4 de septiembre de 2019

*CFP* “CREATIVE IDENTITIES IN TRANSITION: HIGHER MUSIC EDUCATION & EMPLOYABILITY IN THE 21ST CENTURY”, CONFERENCE


27–29 February 2020
Austria


Higher music education institutions aim at helping students to acquire skills and knowledge and to develop specific personal attributes to negotiate the initial stages of their careers as musicians and to attain employability and life-long learning. However, the learning cultures and practices of artistic valuation at music universities and conservatoires are hardly explored and employability is poorly defined and hard to measure, especially in the face of changing relations between study and work. These changes include, for example, individualisation processes, a growing number of music graduates competing for work and a decrease of publicly funded orchestras in many European countries. The process of becoming a musician is thus not simply about sequentially passing through particular stages of development. Rather, it entails the negotiation of significant and complex rites of passages increasingly associated with a heightened responsibility for constructing one’s own career and identity.
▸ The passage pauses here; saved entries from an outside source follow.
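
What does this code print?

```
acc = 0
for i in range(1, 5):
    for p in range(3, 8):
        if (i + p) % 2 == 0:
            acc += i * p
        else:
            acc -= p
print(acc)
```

70

i=1,p=3: even sum, acc = 0+3 = 3
i=1,p=4: odd sum, acc = 3-4 = -1
i=1,p=5: even sum, acc = (-1)+5 = 4
i=1,p=6: odd sum, acc = 4-6 = -2
i=1,p=7: even sum, acc = (-2)+7 = 5
i=2,p=3: odd sum, acc = 5-3 = 2
i=2,p=4: even sum, acc = 2+8 = 10
i=2,p=5: odd sum, acc = 10-5 = 5
i=2,p=6: even sum, acc = 5+12 = 17
i=2,p=7: odd sum, acc = 17-7 = 10
i=3,p=3: even sum, acc = 10+9 = 19
i=3,p=4: odd sum, acc = 19-4 = 15
i=3,p=5: even sum, acc = 15+15 = 30
i=3,p=6: odd sum, acc = 30-6 = 24
i=3,p=7: even sum, acc = 24+21 = 45
i=4,p=3: odd sum, acc = 45-3 = 42
i=4,p=4: even sum, acc = 42+16 = 58
i=4,p=5: odd sum, acc = 58-5 = 53
i=4,p=6: even sum, acc = 53+24 = 77
i=4,p=7: odd sum, acc = 77-7 = 70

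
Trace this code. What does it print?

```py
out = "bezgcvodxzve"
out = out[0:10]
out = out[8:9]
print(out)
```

x

slice [0:10] → 'bezgcvodxz'
slice [8:9] → 'x'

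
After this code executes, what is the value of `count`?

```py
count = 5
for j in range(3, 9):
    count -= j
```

-28

j=3: count = 5-3 = 2
j=4: count = 2-4 = -2
j=5: count = (-2)-5 = -7
j=6: count = (-7)-6 = -13
j=7: count = (-13)-7 = -20
j=8: count = (-20)-8 = -28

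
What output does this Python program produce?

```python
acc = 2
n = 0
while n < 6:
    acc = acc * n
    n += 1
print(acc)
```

0

n=0: acc = 2*0 = 0
n=1: acc = 0*1 = 0
n=2: acc = 0*2 = 0
n=3: acc = 0*3 = 0
n=4: acc = 0*4 = 0
n=5: acc = 0*5 = 0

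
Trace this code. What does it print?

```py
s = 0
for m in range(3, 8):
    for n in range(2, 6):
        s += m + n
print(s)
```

170

m=3,n=2: s = 0+5 = 5
m=3,n=3: s = 5+6 = 11
m=3,n=4: s = 11+7 = 18
m=3,n=5: s = 18+8 = 26
m=4,n=2: s = 26+6 = 32
m=4,n=3: s = 32+7 = 39
m=4,n=4: s = 39+8 = 47
m=4,n=5: s = 47+9 = 56
m=5,n=2: s = 56+7 = 63
m=5,n=3: s = 63+8 = 71
m=5,n=4: s = 71+9 = 80
m=5,n=5: s = 80+10 = 90
m=6,n=2: s = 90+8 = 98
m=6,n=3: s = 98+9 = 107
m=6,n=4: s = 107+10 = 117
m=6,n=5: s = 117+11 = 128
m=7,n=2: s = 128+9 = 137
m=7,n=3: s = 137+10 = 147
m=7,n=4: s = 147+11 = 158
m=7,n=5: s = 158+12 = 170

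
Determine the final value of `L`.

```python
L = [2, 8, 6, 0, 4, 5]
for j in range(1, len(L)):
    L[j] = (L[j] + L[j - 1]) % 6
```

[2, 4, 4, 4, 2, 1]

j=1: L[1] = (8+2)%6 = 4 → [2, 4, 6, 0, 4, 5]
j=2: L[2] = (6+4)%6 = 4 → [2, 4, 4, 0, 4, 5]
j=3: L[3] = (0+4)%6 = 4 → [2, 4, 4, 4, 4, 5]
j=4: L[4] = (4+4)%6 = 2 → [2, 4, 4, 4, 2, 5]
j=5: L[5] = (5+2)%6 = 1 → [2, 4, 4, 4, 2, 1]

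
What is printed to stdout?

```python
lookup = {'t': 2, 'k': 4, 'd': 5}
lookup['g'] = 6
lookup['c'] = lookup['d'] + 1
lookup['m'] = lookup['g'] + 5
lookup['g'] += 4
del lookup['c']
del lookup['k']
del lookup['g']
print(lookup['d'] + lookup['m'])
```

lookup['g'] = 6 → {'t': 2, 'k': 4, 'd': 5, 'g': 6}
lookup['c'] = lookup['d']+1 = 6 → {'t': 2, 'k': 4, 'd': 5, 'g': 6, 'c': 6}
lookup['m'] = lookup['g']+5 = 11 → {'t': 2, 'k': 4, 'd': 5, 'g': 6, 'c': 6, 'm': 11}
lookup['g'] = 6+4 = 10 → {'t': 2, 'k': 4, 'd': 5, 'g': 10, 'c': 6, 'm': 11}
del 'c' → {'t': 2, 'k': 4, 'd': 5, 'g': 10, 'm': 11}
del 'k' → {'t': 2, 'd': 5, 'g': 10, 'm': 11}
del 'g' → {'t': 2, 'd': 5, 'm': 11}
lookup['d']+lookup['m'] = 5+11 = 16

16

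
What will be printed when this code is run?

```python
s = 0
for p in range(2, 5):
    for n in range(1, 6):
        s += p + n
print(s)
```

90

p=2,n=1: s = 0+3 = 3
p=2,n=2: s = 3+4 = 7
p=2,n=3: s = 7+5 = 12
p=2,n=4: s = 12+6 = 18
p=2,n=5: s = 18+7 = 25
p=3,n=1: s = 25+4 = 29
p=3,n=2: s = 29+5 = 34
p=3,n=3: s = 34+6 = 40
p=3,n=4: s = 40+7 = 47
p=3,n=5: s = 47+8 = 55
p=4,n=1: s = 55+5 = 60
p=4,n=2: s = 60+6 = 66
p=4,n=3: s = 66+7 = 73
p=4,n=4: s = 73+8 = 81
p=4,n=5: s = 81+9 = 90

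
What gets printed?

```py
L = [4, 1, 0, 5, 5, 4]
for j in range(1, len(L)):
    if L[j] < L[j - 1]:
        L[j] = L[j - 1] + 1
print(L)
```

[4, 5, 6, 7, 8, 9]

j=1: 1<4, L[1] = 4+1 = 5 → [4, 5, 0, 5, 5, 4]
j=2: 0<5, L[2] = 5+1 = 6 → [4, 5, 6, 5, 5, 4]
j=3: 5<6, L[3] = 6+1 = 7 → [4, 5, 6, 7, 5, 4]
j=4: 5<7, L[4] = 7+1 = 8 → [4, 5, 6, 7, 8, 4]
j=5: 4<8, L[5] = 8+1 = 9 → [4, 5, 6, 7, 8, 9]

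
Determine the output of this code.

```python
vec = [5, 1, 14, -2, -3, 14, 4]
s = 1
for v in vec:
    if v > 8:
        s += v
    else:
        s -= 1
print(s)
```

24

v=5: not >8, s = 1-1 = 0
v=1: not >8, s = 0-1 = -1
v=14: >8, s = (-1)+14 = 13
v=-2: not >8, s = 13-1 = 12
v=-3: not >8, s = 12-1 = 11
v=14: >8, s = 11+14 = 25
v=4: not >8, s = 25-1 = 24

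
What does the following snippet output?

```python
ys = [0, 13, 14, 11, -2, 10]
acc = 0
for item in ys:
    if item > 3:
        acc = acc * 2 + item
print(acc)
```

item=0: not >3
item=13: >3, acc = 0*2+13 = 13
item=14: >3, acc = 13*2+14 = 40
item=11: >3, acc = 40*2+11 = 91
item=-2: not >3
item=10: >3, acc = 91*2+10 = 192

192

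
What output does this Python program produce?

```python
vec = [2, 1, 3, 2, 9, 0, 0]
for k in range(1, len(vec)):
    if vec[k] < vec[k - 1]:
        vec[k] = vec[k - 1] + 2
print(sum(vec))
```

k=1: 1<2, vec[1] = 2+2 = 4 → [2, 4, 3, 2, 9, 0, 0]
k=2: 3<4, vec[2] = 4+2 = 6 → [2, 4, 6, 2, 9, 0, 0]
k=3: 2<6, vec[3] = 6+2 = 8 → [2, 4, 6, 8, 9, 0, 0]
k=4: 9>=8, unchanged → [2, 4, 6, 8, 9, 0, 0]
k=5: 0<9, vec[5] = 9+2 = 11 → [2, 4, 6, 8, 9, 11, 0]
k=6: 0<11, vec[6] = 11+2 = 13 → [2, 4, 6, 8, 9, 11, 13]
sum = 53

53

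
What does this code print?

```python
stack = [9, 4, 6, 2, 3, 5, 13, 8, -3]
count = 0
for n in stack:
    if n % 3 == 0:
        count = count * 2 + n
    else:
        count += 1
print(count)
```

117

n=9: %3==0, count = 0*2+9 = 9
n=4: not %3==0, count = 9+1 = 10
n=6: %3==0, count = 10*2+6 = 26
n=2: not %3==0, count = 26+1 = 27
n=3: %3==0, count = 27*2+3 = 57
n=5: not %3==0, count = 57+1 = 58
n=13: not %3==0, count = 58+1 = 59
n=8: not %3==0, count = 59+1 = 60
n=-3: %3==0, count = 60*2+(-3) = 117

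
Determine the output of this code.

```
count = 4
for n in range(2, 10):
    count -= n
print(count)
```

n=2: count = 4-2 = 2
n=3: count = 2-3 = -1
n=4: count = (-1)-4 = -5
n=5: count = (-5)-5 = -10
n=6: count = (-10)-6 = -16
n=7: count = (-16)-7 = -23
n=8: count = (-23)-8 = -31
n=9: count = (-31)-9 = -40

-40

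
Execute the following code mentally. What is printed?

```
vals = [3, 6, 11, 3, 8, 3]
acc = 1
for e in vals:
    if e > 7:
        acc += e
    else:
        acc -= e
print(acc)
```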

Moreover, transitions from study to working life are shaped by gender, race, class and sexuality and include dilemmas in weaving together established normative and personal meanings. As a result, career trajectories remain, in many cases, “permanently transitional”.

For musicians, pursuing creative pleasures and advancing a career also means to develop various strategies to respond to the precarious character of musical labour and to negotiate established notions of achievement and success set by academia and the wider community of musicians and audiences. These strategies include, among others, the promotion of the neoliberal ideal of the entrepreneurial self, extensive social networking and the holding of multiple jobs to sustain livelihood and cultural production. However, musicians and artists have also established initiatives such as “Help Musicians UK”, #MeToo, “Time’s Up”, “We Have Voice” or “art but fair”. These initiatives encourage discussions around musical labour, fight discrimination and exposure to racism, sexism and homo-/transphobia and aim at bringing about social change within music labour markets and in broader society.

The conference seeks to address the following three thematic streams and welcomes proposals from any perspective and using any methodology. 

Topics include but are not limited to:

Higher Music Education
  • Progressive developments of curricula and study programmes in response to the ever-changing music profession in the 21st century
  • Learning cultures at higher music education institutions, including skill and knowledge acquisition
  • Valuation of music performances at entry exams and recitals
  • (Re-)Production of musical hierarchies among students and staff
  • Gendered career aspirations of music students
  • Persistence of racialised and classed notions of musical talent and excellence at higher music education institutions
  • Post-colonial and feminist/queer initiatives at music universities and conservatoires that address the effects of colonialism, practices of exclusion and ambivalent inclusion at the level of students and staff and create spaces for discussion and cultures of solidarity

 Transitions
  •  Transitions from study to work, rites of passages and employability
  • Career trajectories that remain “permanently transitional”
  • Agency, identity work and developing musicianship
  • Strategies to combine study, work and creative pleasures
  • Transitions of music students and graduates in the context of recent migration movements
  • Non-normative rites of passages embarked by music students and graduates

Music Labour Markets
  • Trends within music labour markets (e.g. western art music, jazz, rock/pop), including horizontal and vertical segregation
  • Dimensions and demands for developing diverse forms of careers (e.g. portfolio careers, DIY careers, stable careers)
  • Musicians as entrepreneurial subjects
  • Self-representations of musicians in digital space
  • Networking and self-promotion in the context of post-feminism and post-racialism
  • Queer practices of musical labour, including alternative career trajectories
  • Political struggles against precarious working conditions
  • Anti-racist and feminist/queer activism fighting inequalities


Abstracts should include theoretical framework, conceptualisations, methodology and show reference to the conference topic. Please also include a key word line.

Please submit your abstracts (max. 300 words) for papers and panels, including a short biography (max. 100 words) and institutional affiliation, in English language until 6 October 2019 to Rainer Prokop, (prokop@mdw.ac.at).

Decisions on the acceptance of proposals will be announced at the beginning of November 2019.